= Jesús de Aragón =

Spanish science fiction writer

 Jesús de Aragón (1893–1973) was a Spanish writer of works in the fantasy and science fiction genres, sometimes with a gothic flair. He is often called the "Spanish Jules Verne" because of some thematic similarities he had with the French author, though Aragón's actual style was more heavily pulp-like, influenced by American pulps via Spanish-language translations of American series like The Shadow and Doc Savage books.

==Early life==
Aragón was born in 1893 in Valsain, Spain. When Aragón was six years old, his father died, after which the family moved to Madrid. As a young man, Aragón was known to have beautiful handwriting, and found work as a professional scribe, copying whole books by hand. He went to college and studied to be a railway engineer.

==Writing career==
In the 1920s, Aragón started writing articles for a small newspaper in Madrid, which were modestly successful.

In 1924, these articles brought him to the attention of a book editor who hired him to work on the manuscript for The Tower of the Seven Hunchbacks by Spanish novelist Emilio Carrere (which would later go on to become a film of the same name).
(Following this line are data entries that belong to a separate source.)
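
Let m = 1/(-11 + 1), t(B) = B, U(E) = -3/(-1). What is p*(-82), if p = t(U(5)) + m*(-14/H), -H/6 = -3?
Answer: -11357/45 ≈ -252.38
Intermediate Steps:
H = 18 (H = -6*(-3) = 18)
U(E) = 3 (U(E) = -3*(-1) = 3)
m = -1/10 (m = 1/(-10) = -1/10 ≈ -0.10000)
p = 277/90 (p = 3 - (-7)/(5*18) = 3 - 1/10*(-7/9) = 3 + 7/90 = 277/90 ≈ 3.0778)
p*(-82) = (277/90)*(-82) = -11357/45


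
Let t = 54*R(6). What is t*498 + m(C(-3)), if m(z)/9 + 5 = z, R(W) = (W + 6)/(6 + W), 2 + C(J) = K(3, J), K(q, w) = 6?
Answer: 26883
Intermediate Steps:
C(J) = 4 (C(J) = -2 + 6 = 4)
R(W) = 1 (R(W) = (6 + W)/(6 + W) = 1)
m(z) = -45 + 9*z
t = 54 (t = 54*1 = 54)
t*498 + m(C(-3)) = 54*498 + (-45 + 9*4) = 26892 + (-45 + 36) = 26892 - 9 = 26883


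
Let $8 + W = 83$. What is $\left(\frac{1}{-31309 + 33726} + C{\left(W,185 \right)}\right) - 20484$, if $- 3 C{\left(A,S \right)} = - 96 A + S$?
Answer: $- \frac{131574226}{7251} \approx -18146.0$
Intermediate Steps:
$W = 75$ ($W = -8 + 83 = 75$)
$C{\left(A,S \right)} = 32 A - \frac{S}{3}$ ($C{\left(A,S \right)} = - \frac{- 96 A + S}{3} = - \frac{S - 96 A}{3} = 32 A - \frac{S}{3}$)
$\left(\frac{1}{-31309 + 33726} + C{\left(W,185 \right)}\right) - 20484 = \left(\frac{1}{-31309 + 33726} + \left(32 \cdot 75 - \frac{185}{3}\right)\right) - 20484 = \left(\frac{1}{2417} + \left(2400 - \frac{185}{3}\right)\right) - 20484 = \left(\frac{1}{2417} + \frac{7015}{3}\right) - 20484 = \frac{16955258}{7251} - 20484 = - \frac{131574226}{7251}$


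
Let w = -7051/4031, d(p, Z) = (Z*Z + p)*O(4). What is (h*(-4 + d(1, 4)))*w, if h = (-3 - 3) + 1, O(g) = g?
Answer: 2256320/4031 ≈ 559.74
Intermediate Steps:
h = -5 (h = -6 + 1 = -5)
d(p, Z) = 4*p + 4*Z**2 (d(p, Z) = (Z*Z + p)*4 = (Z**2 + p)*4 = (p + Z**2)*4 = 4*p + 4*Z**2)
w = -7051/4031 (w = -7051*1/4031 = -7051/4031 ≈ -1.7492)
(h*(-4 + d(1, 4)))*w = -5*(-4 + (4*1 + 4*4**2))*(-7051/4031) = -5*(-4 + (4 + 4*16))*(-7051/4031) = -5*(-4 + (4 + 64))*(-7051/4031) = -5*(-4 + 68)*(-7051/4031) = -5*64*(-7051/4031) = -320*(-7051/4031) = 2256320/4031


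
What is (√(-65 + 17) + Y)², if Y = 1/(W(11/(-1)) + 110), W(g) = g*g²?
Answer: (-1 + 4884*I*√3)²/1490841 ≈ -48.0 - 0.011348*I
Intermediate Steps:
W(g) = g³
Y = -1/1221 (Y = 1/((11/(-1))³ + 110) = 1/((11*(-1))³ + 110) = 1/((-11)³ + 110) = 1/(-1331 + 110) = 1/(-1221) = -1/1221 ≈ -0.00081900)
(√(-65 + 17) + Y)² = (√(-65 + 17) - 1/1221)² = (√(-48) - 1/1221)² = (4*I*√3 - 1/1221)² = (-1/1221 + 4*I*√3)²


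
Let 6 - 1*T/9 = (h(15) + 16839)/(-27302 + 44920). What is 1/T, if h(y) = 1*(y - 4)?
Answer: 8809/399861 ≈ 0.022030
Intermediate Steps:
h(y) = -4 + y (h(y) = 1*(-4 + y) = -4 + y)
T = 399861/8809 (T = 54 - 9*((-4 + 15) + 16839)/(-27302 + 44920) = 54 - 9*(11 + 16839)/17618 = 54 - 151650/17618 = 54 - 9*8425/8809 = 54 - 75825/8809 = 399861/8809 ≈ 45.392)
1/T = 1/(399861/8809) = 8809/399861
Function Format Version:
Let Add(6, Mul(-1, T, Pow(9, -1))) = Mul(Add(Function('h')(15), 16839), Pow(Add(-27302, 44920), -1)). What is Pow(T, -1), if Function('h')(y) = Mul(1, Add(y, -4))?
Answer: Rational(8809, 399861) ≈ 0.022030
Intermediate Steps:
Function('h')(y) = Add(-4, y) (Function('h')(y) = Mul(1, Add(-4, y)) = Add(-4, y))
T = Rational(399861, 8809) (T = Add(54, Mul(-9, Mul(Add(Add(-4, 15), 16839), Pow(Add(-27302, 44920), -1)))) = Add(54, Mul(-9, Mul(Add(11, 16839), Pow(17618, -1)))) = Add(54, Mul(-9, Mul(16850, Rational(1, 17618)))) = Add(54, Mul(-9, Rational(8425, 8809))) = Add(54, Rational(-75825, 8809)) = Rational(399861, 8809) ≈ 45.392)
Pow(T, -1) = Pow(Rational(399861, 8809), -1) = Rational(8809, 399861)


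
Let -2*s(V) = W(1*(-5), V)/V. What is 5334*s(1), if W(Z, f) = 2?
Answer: -5334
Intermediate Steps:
s(V) = -1/V
5334*s(1) = 5334*(-1/1) = 5334*(-1*1) = 5334*(-1) = -5334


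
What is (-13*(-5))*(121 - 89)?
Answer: 2080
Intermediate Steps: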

The contract was ostensibly for error correction, though many believe that the novel had not been finished by Carrere—especially as the novel is mostly a cobbling together of previously written short stories by Carrere—and that substantial portions of it were in fact written by Aragón.

While Aragón wouldn't be credited for any creative work on the novel, this would still lead him to his own publishing contract, and in that same year he wrote two novels of his own in quick succession: Viaje al fondo del océano (Journey to the bottom of the ocean) and Cuarenta mil kilómetros a bordo del aeroplano "Fantasmo" (Forty Thousand Kilometers Aboard the Airplane Fantasma). As might be suggested by their titles, these works were somewhat derivative of two Jules Verne novels, Twenty Thousand Leagues Under the Seas and Around the World in Eighty Days, respectively, as well as other elements of Verne's Voyages extraordinaires.

He began working for the Spanish utility Fábrica de gas de Madrid (or "Gasómetro"), but still supplemented his income with writing work, sometimes publishing pulp stories under the pen name “Captain Sirius”—with martial-sounding pen names being common under fascist Francoist Spain—and sometimes writing academic textbooks on accounting under his own name.

His next novel wouldn't be published until five years later, Los piratas del aire, a Yellow Peril novel in which a villainous man named Abdahalla-Fan, along with his gorilla henchman, pilots a dragon-shaped war zeppelin to threaten all of India. He is defeated by the English hero Lord Ewerard Gleenmore.

He stopped writing in 1964, after which not much is known of him until his death in 1973. Several of his works were translated into French and Hungarian, but he has seldom, if ever, been translated into English.

==Bibliography==
- 1924: Cuarenta mil kilómetros a bordo del aeroplano "Fantasma".
- 1924: Viaje al fondo del océano.
- 1929: Los piratas del aire.
- 1929: Una extraña aventura de amor en la luna.
- 1929: Nuevos sistemas de partida doble.
- 1929: La ciudad sepultada.
- 1930: El continente aéreo.
- 1931: La sombra blanca de Casarás.
- 1931: De noche sobre la ciudad prohibida.
- 1933: La destrucción de la Atlántida.
- 1933: Los caballeros de la montaña.
- 1933: El demonio del Cáucaso.
- 1934: Los cuatro mosqueteros del Zar.
- 1934: Crepúsculo en la noche roja (continuación de Los cuatro mosqueteros del Zar).
- 1941: Contabilidad de los comerciantes y empresas individuales.
- 1942: Enciclopedia moderna de contabilidad.
- 1959: Enciclopedia de administración, contabilidad y organización de empresas.
- 1964: Tratado de contabilidad analítica: Teoría y práctica de los costes standard, adaptación a los sistemas de contabilidad español y americano.